Per SPADARO RUGGIERO non ci può essere una pittura spaziale, ma solo un concetto spaziale dell’arte. Come interpreta, in termini inediti, la relazione tra l’uomo e lo spazio che lo circonda? L’opera di Spadaro non incarna un senso profondo di ribellione, ma è evidente, più che altrove, il concetto dell’interdisciplinarità dei linguaggi artistici nell’accostamento, e nella diversa modulazione di spessore del colore. Si legge sulla tela come un’armonia di note musicali, l’affermarsi di una personale dimensione, quella del piacere trasferito e vissuto attraverso l’intensità della visione ma slegato da essa. Quella di Spadaro è arte connotativa, aperta a molteplicità di interpretazioni e da tutti fruibile. Alla base del dettato cromatico, c’è il duplice rapporto, duale e dialettico, corpo-anima e gesto-colore, che vibrano in sintonia. E basta guardare l’opera per vedere la libertà, l’immediatezza, l’istintività di questa pittura che, attraverso il colore-anima ed il tocco, lanciano un messaggio diretto che colpisce il lettore e lo porta oltre la visione descrittiva. Spazio d’invenzione totalmente libero. Tema aperto. Che l’opera è una mutazione del tempo, cioè della temporalità lineare e della discontinuità, apparizione e sparizione, trasparenza/consistenza, costituiscono il percorso comune di un’apparente astrattismo Del nascondere, però, nel gesto pittorico, una memoria del sentimento ispiratore, di un’immagine che è la natura; la sua verità si è fatta lampo.

 

Alfredo Pasolino
(Presidente della Giuria - Premio Stella Maris)
Margherita di Savoia - Agosto 2003

Come nella migliore regola informale Ruggiero Spadaro fa di segno, colore e materia i mezzi espressivi di riferimento al suo fare arte. Ma nella più pura tradizione italiana, che ha tratto dai maestri di oltreoceano una sua specificità di lettura e riproposizione; Spadaro elabora, con riferimenti illustri -Celiberti per citare il più evidente- una pittura della memoria e del racconto che rifugge dal descrittivo per privilegiare l’impatto emotivo e la forza evocativa dell’opera. Il sui lavoro risulta una eccellente fusione tra una materia pittorica, magicamente sospesa nelle impennate cromatiche del rosso ed una scrittura o grafia di simboli in successione che caratterizzano l’assunto di sviluppo concettuale stesso, proiettato a rintracciare nuovi interpreti dell’arte tra tradizione e globalizzazione. Nel volutamente trascurare tutto il patrimonio di cultura e tradizione che sovente caratterizza la pittura del Sud, Ruggiero Spadaro si propone come artista di una stimolante seppur esteticamente consolidata avanguardia; una avanguardia che rifiuta gli impianti iconografici consueti per riversarsi provocatoriamente verso il crinale di quella “pittura/pittura” oggi più che mai attenta a non confondersi nel fenomeno mediatico e nell’azzeramento dell’artista che veicola emozioni universali.

 

Valerio Grimaldi
(Presidente della Giuria - V Concorso d’Arte Sacra)
Barletta 1-15 Dicembre 2002

 

 

 

Un'intensità che non  ha  uguali, qualcosa che fa vibrare  la pelle che  affiora  quasi  mortificandola.
Lontani  bagliori, con atmosfere quasi alchemiche di un  gusto  che si  avverte  un  qualcosa, una  riminiscenza, uno sguardo alla Pollock  per il gesto quasi  convulso  che  sapeva trovare slanci  e  riflessioni così era  ed è la pittura dell'artista Ruggiero  Spadaro ed opere  come “Luce  nelle  tenebre” - ”Oltre” enunciano quanto appena detto.

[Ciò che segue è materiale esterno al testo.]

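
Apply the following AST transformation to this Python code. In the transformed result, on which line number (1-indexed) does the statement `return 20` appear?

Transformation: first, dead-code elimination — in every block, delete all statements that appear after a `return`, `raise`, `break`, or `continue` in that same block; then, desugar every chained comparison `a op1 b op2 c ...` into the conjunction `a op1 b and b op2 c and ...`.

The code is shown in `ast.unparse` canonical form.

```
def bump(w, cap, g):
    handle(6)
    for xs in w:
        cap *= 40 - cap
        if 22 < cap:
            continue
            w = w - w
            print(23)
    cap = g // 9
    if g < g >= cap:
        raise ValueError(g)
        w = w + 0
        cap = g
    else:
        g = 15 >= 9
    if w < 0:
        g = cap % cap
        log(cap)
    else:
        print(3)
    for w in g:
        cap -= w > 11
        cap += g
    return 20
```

Transformed code:
def bump(w, cap, g):
    handle(6)
    for xs in w:
        cap *= 40 - cap
        if 22 < cap:
            continue
    cap = g // 9
    if g < g and g >= cap:
        raise ValueError(g)
    else:
        g = 15 >= 9
    if w < 0:
        g = cap % cap
        log(cap)
    else:
        print(3)
    for w in g:
        cap -= w > 11
        cap += g
    return 20

20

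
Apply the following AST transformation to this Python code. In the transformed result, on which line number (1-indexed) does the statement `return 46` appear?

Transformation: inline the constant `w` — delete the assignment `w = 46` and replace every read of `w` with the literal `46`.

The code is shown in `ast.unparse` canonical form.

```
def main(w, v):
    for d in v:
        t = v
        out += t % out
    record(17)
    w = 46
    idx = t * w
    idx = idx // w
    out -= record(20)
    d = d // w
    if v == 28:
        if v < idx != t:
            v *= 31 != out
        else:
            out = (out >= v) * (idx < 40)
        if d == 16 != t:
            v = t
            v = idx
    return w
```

Transformed code:
def main(w, v):
    for d in v:
        t = v
        out += t % out
    record(17)
    idx = t * 46
    idx = idx // 46
    out -= record(20)
    d = d // 46
    if v == 28:
        if v < idx != t:
            v *= 31 != out
        else:
            out = (out >= v) * (idx < 40)
        if d == 16 != t:
            v = t
            v = idx
    return 46

18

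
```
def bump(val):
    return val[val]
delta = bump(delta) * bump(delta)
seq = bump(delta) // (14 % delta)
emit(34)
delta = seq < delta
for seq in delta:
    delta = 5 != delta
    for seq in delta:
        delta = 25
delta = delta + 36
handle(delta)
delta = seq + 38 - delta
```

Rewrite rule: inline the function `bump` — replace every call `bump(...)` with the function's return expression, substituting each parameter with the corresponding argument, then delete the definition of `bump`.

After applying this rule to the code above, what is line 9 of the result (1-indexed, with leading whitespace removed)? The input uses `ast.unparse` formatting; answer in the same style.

delta = delta + 36

Transformed code:
delta = delta[delta] * delta[delta]
seq = delta[delta] // (14 % delta)
emit(34)
delta = seq < delta
for seq in delta:
    delta = 5 != delta
    for seq in delta:
        delta = 25
delta = delta + 36
handle(delta)
delta = seq + 38 - delta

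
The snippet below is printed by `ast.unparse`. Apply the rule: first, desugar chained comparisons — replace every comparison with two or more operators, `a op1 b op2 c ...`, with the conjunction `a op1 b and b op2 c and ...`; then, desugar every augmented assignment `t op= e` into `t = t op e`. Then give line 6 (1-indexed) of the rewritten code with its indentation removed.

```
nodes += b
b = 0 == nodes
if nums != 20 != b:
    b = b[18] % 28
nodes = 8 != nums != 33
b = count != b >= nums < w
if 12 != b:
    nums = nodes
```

Transformed code:
nodes = nodes + b
b = 0 == nodes
if nums != 20 and 20 != b:
    b = b[18] % 28
nodes = 8 != nums and nums != 33
b = count != b and b >= nums and (nums < w)
if 12 != b:
    nums = nodes

b = count != b and b >= nums and (nums < w)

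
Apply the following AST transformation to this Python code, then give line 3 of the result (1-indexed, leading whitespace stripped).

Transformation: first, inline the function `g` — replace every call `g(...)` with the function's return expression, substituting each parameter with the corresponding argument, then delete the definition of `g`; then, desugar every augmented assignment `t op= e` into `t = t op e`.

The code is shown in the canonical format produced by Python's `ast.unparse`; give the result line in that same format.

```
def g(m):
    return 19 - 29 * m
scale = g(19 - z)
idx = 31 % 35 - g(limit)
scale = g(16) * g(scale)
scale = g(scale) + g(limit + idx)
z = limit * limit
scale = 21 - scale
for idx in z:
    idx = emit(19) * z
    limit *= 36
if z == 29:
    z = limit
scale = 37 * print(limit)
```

Transformed code:
scale = 19 - 29 * (19 - z)
idx = 31 % 35 - (19 - 29 * limit)
scale = (19 - 29 * 16) * (19 - 29 * scale)
scale = 19 - 29 * scale + (19 - 29 * (limit + idx))
z = limit * limit
scale = 21 - scale
for idx in z:
    idx = emit(19) * z
    limit = limit * 36
if z == 29:
    z = limit
scale = 37 * print(limit)

scale = (19 - 29 * 16) * (19 - 29 * scale)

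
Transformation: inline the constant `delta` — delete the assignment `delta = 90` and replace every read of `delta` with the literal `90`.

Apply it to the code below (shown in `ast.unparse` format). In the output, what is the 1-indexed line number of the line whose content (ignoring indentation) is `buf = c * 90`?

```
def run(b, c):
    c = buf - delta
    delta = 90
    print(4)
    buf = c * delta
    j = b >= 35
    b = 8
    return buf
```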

Se l'esito già alto, maturo di una pittura informale ha trovato  un ulteriore tassello, arricchendo così anche  il suo tratto interiore ovvero dando voce ad un qualcosa che  non si  può più nascondere, tacere  ovvero ciò che  è stato l'Olocausto: lo sterminio indiscriminato di un intero popolo ovvero  quello ebraico. L'arte  di Ruggiero Spadaro è diventata un monito per ricordare e  non dimenticare.
Sono comparsi fitti segni sulla tela, non più gestuali, ma riflessivi, segni-figurativi
come “Al di là del muro” - ”Il simbolo del male”.
E’ raro trovare in un giovane  artista un carattere  espressivo che punti ancora sul sociale dando  voce a  chi  non  c'è  più in  una modulazione di grazia, bellezza estetica e profuso cromatismo.

Davvero un artista da seguire per continuare a vedere sia la sua propensione pittorica, sia il ricordo
di un popolo.

 

Valeria S. Lombardi
(Dott.ssa in storia dell'arte contemporanea)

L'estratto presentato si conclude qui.